I wear an ichthus necklace at all times with her fingerprint as the pattern in the middle. Sometimes, when I feel the most vulnerable, I use it as an “ET moment,” my finger touching hers.
When you have a loved one die, the funeral home will try and sell you all sorts of crap that’s marked up 5,000%. This one thing has been worth it. Of course the fingerprint is taken from the body post-mortem, and I won’t lie that it hurts deeply when I’ve told people that and they say, “that’s creepy.” Well, I’ve never seen any store that makes those necklaces for people who are alive, so as much as you may think it, say it out loud and I am likely to withdraw from you, because this necklace is basically the only thing I have left of her. She willed her piano to me, but in Maryland, I don’t have a place to store it. My aunt has it until I do, and that is equally comforting.

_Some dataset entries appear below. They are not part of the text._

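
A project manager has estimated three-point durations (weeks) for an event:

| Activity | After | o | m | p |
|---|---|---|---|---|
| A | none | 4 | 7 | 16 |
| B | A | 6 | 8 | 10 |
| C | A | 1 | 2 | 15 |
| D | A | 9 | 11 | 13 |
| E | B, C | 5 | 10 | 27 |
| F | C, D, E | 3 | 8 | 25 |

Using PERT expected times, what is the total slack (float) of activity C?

4 weeks

te_A = (4 + 4·7 + 16)/6 = 48/6 = 8
te_B = (6 + 4·8 + 10)/6 = 48/6 = 8
te_C = (1 + 4·2 + 15)/6 = 24/6 = 4
te_D = (9 + 4·11 + 13)/6 = 66/6 = 11
te_E = (5 + 4·10 + 27)/6 = 72/6 = 12
te_F = (3 + 4·8 + 25)/6 = 60/6 = 10

Forward pass:
ES_A = 0; EF_A = 8
ES_B = 8; EF_B = 8+8 = 16
ES_C = 8; EF_C = 8+4 = 12
ES_D = 8; EF_D = 8+11 = 19
ES_E = max(EF_B=16, EF_C=12) = 16; EF_E = 16+12 = 28
ES_F = max(EF_C=12, EF_D=19, EF_E=28) = 28; EF_F = 28+10 = 38
Expected project duration μ = 38 weeks. Critical path: A → B → E → F.

Backward pass:
LF_F = 38; LS_F = 38−10 = 28
LF_E = LS_F = 28; LS_E = 28−12 = 16
LF_D = LS_F = 28; LS_D = 28−11 = 17
LF_C = min(LS_E=16, LS_F=28) = 16; LS_C = 16−4 = 12
LF_B = LS_E = 16; LS_B = 16−8 = 8
LF_A = min(LS_B=8, LS_C=12, LS_D=17) = 8; LS_A = 8−8 = 0
Slack_C = LS_C − ES_C = 12 − 8 = 4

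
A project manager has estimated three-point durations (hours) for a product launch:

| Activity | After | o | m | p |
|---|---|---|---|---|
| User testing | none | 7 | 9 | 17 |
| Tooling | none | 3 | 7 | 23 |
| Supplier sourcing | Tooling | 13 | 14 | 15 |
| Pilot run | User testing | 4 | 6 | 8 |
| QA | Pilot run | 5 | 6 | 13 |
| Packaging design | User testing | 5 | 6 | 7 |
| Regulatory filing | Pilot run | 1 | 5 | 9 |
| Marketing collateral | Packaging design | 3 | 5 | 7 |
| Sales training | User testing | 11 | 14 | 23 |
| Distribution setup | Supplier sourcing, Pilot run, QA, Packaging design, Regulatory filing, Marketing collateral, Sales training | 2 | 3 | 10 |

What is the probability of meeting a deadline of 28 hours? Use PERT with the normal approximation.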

I was offered many, many of her things… especially clothes from her closet. They were not my style and several sizes too big. She kept a toy chest of all my childhood things, so I took those back. Everything else was lost on me. I don’t want her stuff. I want her.
It’s just stuff. My house fire convinced me of that. Just more I’d have to find a place for that in the end, wouldn’t bring me any closer to her than I am right now. We talk all the time, because I’m not waiting for an answer. There’s nothing within me that says letters deserve a reply…. anymore. I just send thoughts into the ether and hope someone’s listening in all cases, but especially hers.
I am sad and angry that One Mississippi on Amazon Prime was canceled, because especially the pilot got me through some really rough times. For those not in the know, it’s a fictional account of Tig Notaro losing her mother. When I couldn’t reach my own emotions, I’d turn on the show and let them bubble up. The best part is watching the fictional version of Tig experience post-traumatic growth, to know that it does get better over time… as long as “time” is Jeremy Bearimy. If you aren’t a fan of “The Good Place,” time in the show moves so oddly that to display it visually looks like the signature of a person named, you guessed it, “Jeremy Bearimy.” As a sidenote, if a unified theory of everything posited originally by Stephen Hawking is found, I’m pretty sure the writers on “The Good Place” will stumble across it accidentally while writing something else. Cambridge, you’re on notice.
The “Jeremy Bearimy” episode really got through to me because it is also the explanation of grief… how you think it goes in a linear fashion and in reality, it is like finding a nest of tangled necklaces in the back of that drawer you forgot to clean out in 1982… and the chains are so impossibly delicate that you’ll never be able to tease them back out. One minute you’re fine- full of joy, even. The next, you’re sobbing so hard you’re shaking. The best day and the worst day are the same.
I know for certain that I will never take off this necklace, and it is amazing how carefully I watch my shoes to see if the red clay starts to fall off. But even if the necklace breaks and I step in water, rendering my black shoes black again, all I have to do is look in the mirror, and my face will tell me her story…. from the ascender of the J to the descender of the Y…. but mostly, my eyebrows.